Analog Optical Inference on Million-Record Mortgage Data

arXiv cs.LG / 4/16/2026

📰 NewsSignals & Early TrendsIdeas & Deep AnalysisModels & Research

Key Points

  • The paper benchmarks an analog optical computer (AOC) digital twin on mortgage approval classification using 5.84 million U.S. HMDA records, moving beyond prior small image benchmarks.
  • On a 19-feature setup, the AOC achieves 94.6% balanced accuracy versus 97.9% for XGBoost, and widening the optical core from 16 to 48 channels only marginally reduces the gap, pointing to architectural limits rather than hardware alone.
  • When all models are forced into a shared 127-bit binary encoding, accuracy for every approach drops to about 89.4–89.6%, with the encoding overhead costing digital models ~8 percentage points and the AOC ~5 points.
  • The authors find that seven calibrated hardware non-idealities add no measurable penalty, and they attribute remaining accuracy loss to three main layers: encoding, architecture, and hardware fidelity.
  • The study provides a clear roadmap for next improvements by pinpointing where accuracy is lost and which constraints most affect analog optical inference performance.

Abstract

Analog optical computers promise large efficiency gains for machine learning inference, yet no demonstration has moved beyond small-scale image benchmarks.

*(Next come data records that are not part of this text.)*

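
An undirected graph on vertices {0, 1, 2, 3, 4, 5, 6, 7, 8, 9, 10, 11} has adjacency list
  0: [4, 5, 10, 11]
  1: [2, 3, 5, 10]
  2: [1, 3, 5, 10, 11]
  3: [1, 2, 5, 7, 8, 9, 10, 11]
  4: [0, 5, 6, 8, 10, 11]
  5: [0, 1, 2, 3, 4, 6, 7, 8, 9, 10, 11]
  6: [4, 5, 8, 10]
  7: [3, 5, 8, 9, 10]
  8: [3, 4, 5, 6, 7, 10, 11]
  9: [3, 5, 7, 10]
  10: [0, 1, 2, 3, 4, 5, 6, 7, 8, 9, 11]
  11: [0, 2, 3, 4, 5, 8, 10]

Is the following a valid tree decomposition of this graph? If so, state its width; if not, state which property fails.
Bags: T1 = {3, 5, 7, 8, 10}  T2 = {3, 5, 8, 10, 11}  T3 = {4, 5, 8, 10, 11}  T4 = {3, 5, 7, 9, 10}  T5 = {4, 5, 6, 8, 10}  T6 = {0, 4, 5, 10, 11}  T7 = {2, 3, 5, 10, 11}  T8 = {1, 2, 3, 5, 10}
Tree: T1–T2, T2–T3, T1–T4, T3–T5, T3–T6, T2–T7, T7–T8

Yes; width 4.

Checking the three conditions: (i) the bags cover all of {0, 1, 2, 3, 4, 5, 6, 7, 8, 9, 10, 11}; (ii) for each edge, some bag contains both endpoints; (iii) the bags containing any fixed vertex form a subtree. All hold, so the decomposition is valid with width 5 − 1 = 4.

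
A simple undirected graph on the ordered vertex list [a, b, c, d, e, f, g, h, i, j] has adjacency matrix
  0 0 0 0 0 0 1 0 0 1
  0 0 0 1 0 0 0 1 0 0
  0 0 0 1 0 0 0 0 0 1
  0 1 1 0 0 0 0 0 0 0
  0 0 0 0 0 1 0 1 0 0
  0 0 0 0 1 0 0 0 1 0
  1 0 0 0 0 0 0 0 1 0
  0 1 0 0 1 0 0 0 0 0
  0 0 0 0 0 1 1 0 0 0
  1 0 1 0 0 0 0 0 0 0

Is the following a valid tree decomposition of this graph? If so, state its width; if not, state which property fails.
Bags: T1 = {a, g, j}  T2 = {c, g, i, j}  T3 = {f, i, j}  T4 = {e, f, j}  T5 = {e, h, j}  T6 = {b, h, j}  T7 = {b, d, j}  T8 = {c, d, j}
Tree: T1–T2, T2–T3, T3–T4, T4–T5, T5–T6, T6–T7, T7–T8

No — bags containing vertex c are not connected in the tree.

A tree decomposition must satisfy three properties: every vertex lies in some bag; for every edge, both endpoints lie together in some bag; and for every vertex, the bags containing it form a connected subtree. Here bags containing vertex c are not connected in the tree, so the decomposition is invalid.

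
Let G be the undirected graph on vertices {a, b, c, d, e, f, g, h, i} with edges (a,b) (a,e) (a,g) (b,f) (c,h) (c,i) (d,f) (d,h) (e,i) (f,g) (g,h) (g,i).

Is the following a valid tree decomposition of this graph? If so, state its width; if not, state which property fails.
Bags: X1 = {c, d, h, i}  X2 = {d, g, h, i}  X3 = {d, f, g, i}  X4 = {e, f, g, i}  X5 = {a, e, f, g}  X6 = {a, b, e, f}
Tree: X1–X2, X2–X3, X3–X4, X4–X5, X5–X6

Vertex coverage: the bags together contain {a, b, c, d, e, f, g, h, i}, the full vertex set. Edge coverage: each edge of G has both endpoints in at least one bag. Running intersection: for every vertex, the bags containing it form a connected subtree. All three properties hold, so this is a valid tree decomposition of width max|bag| − 1 = 3, and hence tw(G) ≤ 3.

Yes; width 3.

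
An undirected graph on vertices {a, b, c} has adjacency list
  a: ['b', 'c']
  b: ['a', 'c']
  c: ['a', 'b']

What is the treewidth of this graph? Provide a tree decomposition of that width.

With just one bag of size 3, the width is 3 − 1 = 2, so tw(G) ≤ 2. For the lower bound, the 3 vertices {a, b, c} are pairwise adjacent, and any tree decomposition puts a clique entirely inside one bag — forcing width ≥ 2. Therefore the treewidth is 2.

Treewidth 2.
One optimal decomposition is:
Bags: B1 = {a, b, c}
Tree: (single bag)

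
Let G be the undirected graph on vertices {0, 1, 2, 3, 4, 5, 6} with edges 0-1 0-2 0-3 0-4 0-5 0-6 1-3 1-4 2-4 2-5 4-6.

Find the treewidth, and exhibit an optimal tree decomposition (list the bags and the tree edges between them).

Treewidth 2.
One such decomposition:
Bags: B1 = {0, 4, 6}  B2 = {0, 1, 4}  B3 = {0, 1, 3}  B4 = {0, 2, 4}  B5 = {0, 2, 5}
Tree: B1–B2, B2–B3, B2–B4, B4–B5

Each bag holds 3 vertices, so the decomposition has width 2, which upper-bounds the treewidth. Conversely, {0, 1, 3} is a clique of size 3, and the vertices of any clique must share a bag in every tree decomposition; so some bag has ≥ 3 vertices and tw(G) ≥ 2. The upper and lower bounds meet at 2, so that is the treewidth.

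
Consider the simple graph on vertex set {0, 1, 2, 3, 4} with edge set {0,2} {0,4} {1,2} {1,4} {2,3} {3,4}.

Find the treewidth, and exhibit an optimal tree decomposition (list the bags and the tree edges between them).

Treewidth 2.
One such decomposition:
Bags: B1 = {2, 3, 4}  B2 = {0, 2, 4}  B3 = {1, 2, 4}
Tree: B1–B2, B2–B3

Every bag has size at most 3, so the width is 3 − 1 = 2 and tw(G) ≤ 2. Since 3–2–0–4–3 is a cycle in G, G is not acyclic. Forests are exactly the graphs of treewidth ≤ 1, so tw(G) ≥ 2. Hence tw(G) = 2 exactly.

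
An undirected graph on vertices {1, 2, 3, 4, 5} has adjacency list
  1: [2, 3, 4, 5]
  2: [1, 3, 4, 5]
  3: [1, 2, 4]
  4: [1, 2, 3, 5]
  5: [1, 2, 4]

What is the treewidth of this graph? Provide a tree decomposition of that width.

Each bag holds 4 vertices, so the decomposition has width 3, which upper-bounds the treewidth. Conversely, {1, 2, 3, 4} is a clique of size 4, and the vertices of any clique must share a bag in every tree decomposition; so some bag has ≥ 4 vertices and tw(G) ≥ 3. Combining the bounds, tw(G) = 3.

Treewidth 3.
One optimal decomposition is:
Bags: B1 = {1, 2, 3, 4}  B2 = {1, 2, 4, 5}
Tree: B1–B2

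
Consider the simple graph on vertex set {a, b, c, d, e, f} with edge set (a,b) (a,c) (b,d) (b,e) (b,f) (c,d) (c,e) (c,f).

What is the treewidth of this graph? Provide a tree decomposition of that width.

Treewidth 2.
One such decomposition:
Bags: B1 = {b, c, d}  B2 = {b, c, f}  B3 = {a, b, c}  B4 = {b, c, e}
Tree: B1–B2, B2–B3, B3–B4

The largest bag has 3 vertices, giving width 2; this decomposition certifies tw(G) ≤ 2. For the lower bound, G contains the cycle c–d–b–f–c, so G is not a forest; only forests have treewidth ≤ 1, hence tw(G) ≥ 2. Hence tw(G) = 2 exactly.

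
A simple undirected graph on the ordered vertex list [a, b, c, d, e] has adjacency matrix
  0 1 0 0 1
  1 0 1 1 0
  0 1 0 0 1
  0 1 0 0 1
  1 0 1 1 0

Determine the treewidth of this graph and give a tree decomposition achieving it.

Treewidth 2.
One optimal decomposition is:
Bags: B1 = {a, b, e}  B2 = {b, c, e}  B3 = {b, d, e}
Tree: B1–B2, B2–B3

Each bag holds 3 vertices, so the decomposition has width 2, which upper-bounds the treewidth. Since e–a–b–c–e is a cycle in G, G is not acyclic. Forests are exactly the graphs of treewidth ≤ 1, so tw(G) ≥ 2. The upper and lower bounds meet at 2, so that is the treewidth.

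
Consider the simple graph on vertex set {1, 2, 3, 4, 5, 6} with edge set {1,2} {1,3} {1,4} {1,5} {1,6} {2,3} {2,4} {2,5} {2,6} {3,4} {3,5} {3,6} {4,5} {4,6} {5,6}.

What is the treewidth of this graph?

5

A width-5 tree decomposition is:
Bags: B1 = {1, 2, 3, 4, 5, 6}
Tree: (single bag)
A single bag containing all 6 vertices is trivially a valid decomposition of width 5. On the other hand G contains the 6-clique {1, 2, 3, 4, 5, 6}. A clique must lie in a single bag of any decomposition, so no decomposition can have width below 5. Combining the bounds, tw(G) = 5.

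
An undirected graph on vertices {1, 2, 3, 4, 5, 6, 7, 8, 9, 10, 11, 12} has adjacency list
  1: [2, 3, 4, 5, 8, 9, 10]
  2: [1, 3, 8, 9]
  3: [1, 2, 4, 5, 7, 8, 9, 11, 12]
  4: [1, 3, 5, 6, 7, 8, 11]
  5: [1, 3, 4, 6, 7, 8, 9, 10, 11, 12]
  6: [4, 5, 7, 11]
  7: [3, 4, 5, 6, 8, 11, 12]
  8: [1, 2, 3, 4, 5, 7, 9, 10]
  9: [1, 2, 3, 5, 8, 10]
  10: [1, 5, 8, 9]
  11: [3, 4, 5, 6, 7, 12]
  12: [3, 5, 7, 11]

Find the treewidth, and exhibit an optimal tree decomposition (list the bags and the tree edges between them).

Every bag has size at most 5, so the width is 5 − 1 = 4 and tw(G) ≤ 4. For the lower bound, the 5 vertices {1, 2, 3, 8, 9} are pairwise adjacent, and any tree decomposition puts a clique entirely inside one bag — forcing width ≥ 4. Therefore the treewidth is 4.

Treewidth 4.
One such decomposition:
Bags: B1 = {3, 4, 5, 7, 11}  B2 = {3, 4, 5, 7, 8}  B3 = {1, 3, 4, 5, 8}  B4 = {4, 5, 6, 7, 11}  B5 = {1, 3, 5, 8, 9}  B6 = {1, 5, 8, 9, 10}  B7 = {3, 5, 7, 11, 12}  B8 = {1, 2, 3, 8, 9}
Tree: B1–B2, B2–B3, B1–B4, B3–B5, B5–B6, B1–B7, B5–B8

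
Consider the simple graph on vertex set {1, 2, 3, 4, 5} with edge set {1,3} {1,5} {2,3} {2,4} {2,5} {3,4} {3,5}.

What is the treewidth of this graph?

A width-2 tree decomposition is:
Bags: B1 = {2, 3, 5}  B2 = {1, 3, 5}  B3 = {2, 3, 4}
Tree: B1–B2, B1–B3
Every bag has size at most 3, so the width is 3 − 1 = 2 and tw(G) ≤ 2. For the lower bound, the 3 vertices {1, 3, 5} are pairwise adjacent, and any tree decomposition puts a clique entirely inside one bag — forcing width ≥ 2. Hence tw(G) = 2 exactly.

2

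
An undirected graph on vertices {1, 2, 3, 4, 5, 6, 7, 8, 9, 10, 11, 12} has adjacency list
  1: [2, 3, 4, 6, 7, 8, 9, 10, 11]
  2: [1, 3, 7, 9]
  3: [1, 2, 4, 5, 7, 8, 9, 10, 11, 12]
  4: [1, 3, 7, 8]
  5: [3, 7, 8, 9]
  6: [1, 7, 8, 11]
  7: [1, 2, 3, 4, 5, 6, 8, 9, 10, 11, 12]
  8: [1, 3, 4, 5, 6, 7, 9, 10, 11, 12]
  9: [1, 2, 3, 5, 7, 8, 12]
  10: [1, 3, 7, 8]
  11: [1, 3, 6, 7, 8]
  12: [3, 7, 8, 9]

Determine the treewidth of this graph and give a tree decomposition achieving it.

The largest bag has 5 vertices, giving width 4; this decomposition certifies tw(G) ≤ 4. Conversely, {1, 3, 7, 8, 9} is a clique of size 5, and the vertices of any clique must share a bag in every tree decomposition; so some bag has ≥ 5 vertices and tw(G) ≥ 4. Hence tw(G) = 4 exactly.

Treewidth 4.
One such decomposition:
Bags: B1 = {1, 3, 7, 8, 9}  B2 = {1, 3, 7, 8, 10}  B3 = {3, 7, 8, 9, 12}  B4 = {1, 3, 7, 8, 11}  B5 = {3, 5, 7, 8, 9}  B6 = {1, 2, 3, 7, 9}  B7 = {1, 3, 4, 7, 8}  B8 = {1, 6, 7, 8, 11}
Tree: B1–B2, B1–B3, B1–B4, B1–B5, B1–B6, B1–B7, B4–B8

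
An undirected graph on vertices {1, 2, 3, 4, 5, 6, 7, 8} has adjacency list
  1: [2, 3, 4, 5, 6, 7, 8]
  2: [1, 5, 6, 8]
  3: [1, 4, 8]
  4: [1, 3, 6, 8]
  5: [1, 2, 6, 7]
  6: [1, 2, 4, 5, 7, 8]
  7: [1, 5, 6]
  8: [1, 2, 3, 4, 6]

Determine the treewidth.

A width-3 tree decomposition is:
Bags: B1 = {1, 4, 6, 8}  B2 = {1, 2, 6, 8}  B3 = {1, 2, 5, 6}  B4 = {1, 5, 6, 7}  B5 = {1, 3, 4, 8}
Tree: B1–B2, B2–B3, B3–B4, B1–B5
Each bag holds 4 vertices, so the decomposition has width 3, which upper-bounds the treewidth. Conversely, {1, 3, 4, 8} is a clique of size 4, and the vertices of any clique must share a bag in every tree decomposition; so some bag has ≥ 4 vertices and tw(G) ≥ 3. Combining the bounds, tw(G) = 3.

3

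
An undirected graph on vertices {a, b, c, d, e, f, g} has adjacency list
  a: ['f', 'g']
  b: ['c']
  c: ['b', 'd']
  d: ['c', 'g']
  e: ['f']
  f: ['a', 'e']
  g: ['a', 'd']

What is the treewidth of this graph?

1

A width-1 tree decomposition is:
Bags: B1 = {e, f}  B2 = {a, f}  B3 = {a, g}  B4 = {d, g}  B5 = {c, d}  B6 = {b, c}
Tree: B1–B2, B2–B3, B3–B4, B4–B5, B5–B6
Every bag has size at most 2, so the width is 2 − 1 = 1 and tw(G) ≤ 1. G has an edge, so its treewidth is at least 1. Therefore the treewidth is 1.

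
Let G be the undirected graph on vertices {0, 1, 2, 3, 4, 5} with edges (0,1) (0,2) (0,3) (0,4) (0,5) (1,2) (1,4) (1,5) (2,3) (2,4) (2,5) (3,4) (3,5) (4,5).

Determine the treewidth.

4

A width-4 tree decomposition is:
Bags: B1 = {0, 2, 3, 4, 5}  B2 = {0, 1, 2, 4, 5}
Tree: B1–B2
The largest bag has 5 vertices, giving width 4; this decomposition certifies tw(G) ≤ 4. On the other hand G contains the 5-clique {0, 1, 2, 4, 5}. A clique must lie in a single bag of any decomposition, so no decomposition can have width below 4. The upper and lower bounds meet at 4, so that is the treewidth.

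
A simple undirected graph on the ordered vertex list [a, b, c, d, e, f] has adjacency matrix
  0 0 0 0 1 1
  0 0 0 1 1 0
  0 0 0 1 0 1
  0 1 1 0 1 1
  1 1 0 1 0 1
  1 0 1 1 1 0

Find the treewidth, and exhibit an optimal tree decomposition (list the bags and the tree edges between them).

Treewidth 2.
Bags: B1 = {b, d, e}  B2 = {d, e, f}  B3 = {a, e, f}  B4 = {c, d, f}
Tree: B1–B2, B2–B3, B2–B4

The largest bag has 3 vertices, giving width 2; this decomposition certifies tw(G) ≤ 2. On the other hand G contains the 3-clique {d, e, f}. A clique must lie in a single bag of any decomposition, so no decomposition can have width below 2. Combining the bounds, tw(G) = 2.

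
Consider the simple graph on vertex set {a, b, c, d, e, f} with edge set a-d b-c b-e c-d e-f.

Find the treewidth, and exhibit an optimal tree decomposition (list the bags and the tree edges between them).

Treewidth 1.
One such decomposition:
Bags: B1 = {a, d}  B2 = {c, d}  B3 = {b, c}  B4 = {b, e}  B5 = {e, f}
Tree: B1–B2, B2–B3, B3–B4, B4–B5

The largest bag has 2 vertices, giving width 1; this decomposition certifies tw(G) ≤ 1. Since G has at least one edge (e.g. a–d), it is not an edgeless graph, so tw(G) ≥ 1. The upper and lower bounds meet at 1, so that is the treewidth.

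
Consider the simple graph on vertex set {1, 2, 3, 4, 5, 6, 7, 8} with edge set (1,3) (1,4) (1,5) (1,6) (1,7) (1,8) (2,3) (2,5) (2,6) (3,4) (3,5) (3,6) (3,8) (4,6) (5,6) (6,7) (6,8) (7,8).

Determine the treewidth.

A width-3 tree decomposition is:
Bags: B1 = {1, 3, 6, 8}  B2 = {1, 3, 5, 6}  B3 = {2, 3, 5, 6}  B4 = {1, 6, 7, 8}  B5 = {1, 3, 4, 6}
Tree: B1–B2, B2–B3, B1–B4, B1–B5
Every bag has size at most 4, so the width is 4 − 1 = 3 and tw(G) ≤ 3. For the lower bound, the 4 vertices {1, 3, 6, 8} are pairwise adjacent, and any tree decomposition puts a clique entirely inside one bag — forcing width ≥ 3. Therefore the treewidth is 3.

3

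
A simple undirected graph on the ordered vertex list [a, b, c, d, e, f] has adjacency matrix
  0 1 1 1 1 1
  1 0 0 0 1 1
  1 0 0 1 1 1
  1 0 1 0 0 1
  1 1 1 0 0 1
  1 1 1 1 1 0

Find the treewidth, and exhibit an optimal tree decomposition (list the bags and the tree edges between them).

Treewidth 3.
Bags: B1 = {a, c, d, f}  B2 = {a, c, e, f}  B3 = {a, b, e, f}
Tree: B1–B2, B2–B3

The largest bag has 4 vertices, giving width 3; this decomposition certifies tw(G) ≤ 3. For the lower bound, the 4 vertices {a, c, d, f} are pairwise adjacent, and any tree decomposition puts a clique entirely inside one bag — forcing width ≥ 3. Combining the bounds, tw(G) = 3.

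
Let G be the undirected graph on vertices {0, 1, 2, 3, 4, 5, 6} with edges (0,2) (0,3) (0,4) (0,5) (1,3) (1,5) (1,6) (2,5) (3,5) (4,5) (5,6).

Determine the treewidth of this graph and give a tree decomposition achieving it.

Each bag holds 3 vertices, so the decomposition has width 2, which upper-bounds the treewidth. Conversely, {0, 2, 5} is a clique of size 3, and the vertices of any clique must share a bag in every tree decomposition; so some bag has ≥ 3 vertices and tw(G) ≥ 2. Therefore the treewidth is 2.

Treewidth 2.
One optimal decomposition is:
Bags: B1 = {1, 3, 5}  B2 = {0, 3, 5}  B3 = {0, 2, 5}  B4 = {0, 4, 5}  B5 = {1, 5, 6}
Tree: B1–B2, B2–B3, B3–B4, B1–B5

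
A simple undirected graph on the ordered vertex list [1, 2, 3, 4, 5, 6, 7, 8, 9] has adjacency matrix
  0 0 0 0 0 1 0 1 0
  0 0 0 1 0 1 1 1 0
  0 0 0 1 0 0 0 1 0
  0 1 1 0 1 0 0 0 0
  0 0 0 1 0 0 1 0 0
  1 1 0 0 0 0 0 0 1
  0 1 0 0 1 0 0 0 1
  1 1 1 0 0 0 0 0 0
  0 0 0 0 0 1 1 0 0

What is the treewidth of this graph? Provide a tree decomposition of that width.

Treewidth 3.
Bags: B1 = {1, 6, 7, 9}  B2 = {1, 2, 6, 7}  B3 = {1, 2, 7, 8}  B4 = {2, 5, 7, 8}  B5 = {2, 4, 5, 8}  B6 = {3, 4, 5, 8}
Tree: B1–B2, B2–B3, B3–B4, B4–B5, B5–B6

Every bag has size at most 4, so the width is 4 − 1 = 3 and tw(G) ≤ 3. For the lower bound: the 4 vertex sets {1,6,9}, {7}, {2}, {3,4,5,8} are disjoint, each induces a connected subgraph, and every pair is joined by at least one edge of G. Contracting each set to a single vertex therefore yields K_{4} as a minor, and since treewidth is minor-monotone, tw(G) ≥ tw(K_{4}) = 3. Hence tw(G) = 3 exactly.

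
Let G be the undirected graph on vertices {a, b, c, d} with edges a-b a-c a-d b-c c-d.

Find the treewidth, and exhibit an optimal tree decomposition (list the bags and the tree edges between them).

The largest bag has 3 vertices, giving width 2; this decomposition certifies tw(G) ≤ 2. On the other hand G contains the 3-clique {a, c, d}. A clique must lie in a single bag of any decomposition, so no decomposition can have width below 2. Therefore the treewidth is 2.

Treewidth 2.
One such decomposition:
Bags: B1 = {a, b, c}  B2 = {a, c, d}
Tree: B1–B2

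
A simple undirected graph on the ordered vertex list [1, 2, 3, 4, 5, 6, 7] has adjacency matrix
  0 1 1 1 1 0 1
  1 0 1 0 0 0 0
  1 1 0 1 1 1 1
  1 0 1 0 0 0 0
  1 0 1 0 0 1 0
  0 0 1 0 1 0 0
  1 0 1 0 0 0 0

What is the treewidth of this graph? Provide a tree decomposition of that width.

Treewidth 2.
Bags: B1 = {1, 3, 5}  B2 = {1, 2, 3}  B3 = {1, 3, 4}  B4 = {3, 5, 6}  B5 = {1, 3, 7}
Tree: B1–B2, B1–B3, B1–B4, B3–B5

The largest bag has 3 vertices, giving width 2; this decomposition certifies tw(G) ≤ 2. On the other hand G contains the 3-clique {1, 2, 3}. A clique must lie in a single bag of any decomposition, so no decomposition can have width below 2. The upper and lower bounds meet at 2, so that is the treewidth.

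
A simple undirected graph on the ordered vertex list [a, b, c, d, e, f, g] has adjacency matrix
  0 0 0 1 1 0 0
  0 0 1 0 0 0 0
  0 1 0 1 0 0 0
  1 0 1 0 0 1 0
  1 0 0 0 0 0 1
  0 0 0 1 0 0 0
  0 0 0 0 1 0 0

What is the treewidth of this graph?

A width-1 tree decomposition is:
Bags: B1 = {a, d}  B2 = {a, e}  B3 = {d, f}  B4 = {e, g}  B5 = {c, d}  B6 = {b, c}
Tree: B1–B2, B1–B3, B2–B4, B3–B5, B5–B6
Every bag has size at most 2, so the width is 2 − 1 = 1 and tw(G) ≤ 1. Any graph with an edge has treewidth ≥ 1, and G has the edge d–a. Therefore the treewidth is 1.

1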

We benchmark the analog optical computer (AOC) digital twin on mortgage approval classification from 5.84 million U.S. HMDA records and separate three sources of accuracy loss. On the original 19 features, the AOC reaches 94.6% balanced accuracy with 5,126 parameters (1,024 optical), compared with 97.9% for XGBoost; the 3.3 percentage-point gap narrows by only 0.5pp when the optical core is widened from 16 to 48 channels, suggesting an architectural rather than hardware limitation. Restricting all models to a shared 127-bit binary encoding drops every model to 89.4--89.6%, with an encoding cost of 8pp for digital models and 5pp for the AOC. Seven calibrated hardware non-idealities impose no measurable penalty. The three resulting layers of limitation (encoding, architecture, hardware fidelity) locate where accuracy is lost and what to improve next.